If you can live without the HTPC temporarily, why not connect the BD83 directly to the Parasound. The Oppo is capable of doing bass management, level adjustment, and delay processing. 

If you can get similar DD/DTS->analog decoding from the HTPC, you could use something like this to switch analog 5.1 sources into the Parasound for $20.

-Brent


----------



## Jungle Jack (Jul 28, 2009)

Hello,
Brent that is an interesting solution. I do wonder if the OPPO has the voltage to run as a preamplifier.
Most Parasound's do have volume control knobs on each channel however. In addition to being able to adjust the levels on the OPPO. Very interesting.
Cheers,
JJ


----------



## brent_s (Feb 26, 2007)

Jungle Jack said:


> Hello,
> Brent that is an interesting solution. I do wonder if the OPPO has the voltage to run as a preamplifier.
> Most Parasound's do have volume control knobs on each channel however. In addition to being able to adjust the levels on the OPPO. Very interesting.
> Cheers,
> JJ


A quick Google found a couple of different posts, including one from Neuromancer at AVS, putting the BDP83's multichannel analogs at 2v for a 0dBFS signal.

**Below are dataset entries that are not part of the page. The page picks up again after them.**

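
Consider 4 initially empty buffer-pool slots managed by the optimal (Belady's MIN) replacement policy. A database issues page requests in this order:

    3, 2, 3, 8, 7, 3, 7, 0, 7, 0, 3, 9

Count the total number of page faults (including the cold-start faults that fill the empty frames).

6

3 -> miss, frames (3)
2 -> miss, frames (3 2)
3 -> hit
8 -> miss, frames (3 2 8)
7 -> miss, frames (3 2 8 7)
3 -> hit
7 -> hit
0 -> miss, evict 8, frames (3 2 7 0)
7 -> hit
0 -> hit
3 -> hit
9 -> miss, evict 0, frames (3 2 7 9)
Page faults: 6.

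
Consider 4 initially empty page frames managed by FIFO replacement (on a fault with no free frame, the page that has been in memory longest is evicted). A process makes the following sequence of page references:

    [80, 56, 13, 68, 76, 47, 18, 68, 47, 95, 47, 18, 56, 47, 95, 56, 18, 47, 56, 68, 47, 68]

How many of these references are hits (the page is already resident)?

80 -> miss, frames (80)
56 -> miss, frames (80 56)
13 -> miss, frames (80 56 13)
68 -> miss, frames (80 56 13 68)
76 -> miss, evict 80, frames (56 13 68 76)
47 -> miss, evict 56, frames (13 68 76 47)
18 -> miss, evict 13, frames (68 76 47 18)
68 -> hit
47 -> hit
95 -> miss, evict 68, frames (76 47 18 95)
47 -> hit
18 -> hit
56 -> miss, evict 76, frames (47 18 95 56)
47 -> hit
95 -> hit
56 -> hit
18 -> hit
47 -> hit
56 -> hit
68 -> miss, evict 47, frames (18 95 56 68)
47 -> miss, evict 18, frames (95 56 68 47)
68 -> hit
Hits: 11.

11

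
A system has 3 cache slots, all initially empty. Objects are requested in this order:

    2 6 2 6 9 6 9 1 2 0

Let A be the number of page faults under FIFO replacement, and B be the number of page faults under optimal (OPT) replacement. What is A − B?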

That's also consistent with the Stereophile benchtests I found of an Oppo 970, which also offers full analog processing for its supported formats.

I couldn't find a Parasound 5100, but did find a 5125. It's a THX certified amp, which means it has 29dB of gain per THX spec...1v input = 100 watts @ 8 ohms output. The 5125 needs 1.6v to reach full rated output. Most amps hover around the THX gain standard with some, like the ICE module based amps, having only 27dB of gain ([email protected]) and Emotiva's XPA series on the other end having 32dB of gain and needing a bit less than 1v to hit 100 watts. IOW, the BDP83 shouldn't have any trouble driving a modern amp directly from its analog outputs, especially when we're talking about an interim solution.

Getting into the realm of TMI, it's worth remembering that the master volume control on a preamp provides both attenuation and gain to the source signal. For example, the Cirrus CS3318 volume control used in the Onkyo 805, and presumably other models/mfgs, provides 96dB of attenuation and only 22dB of gain. 

-Brent


----------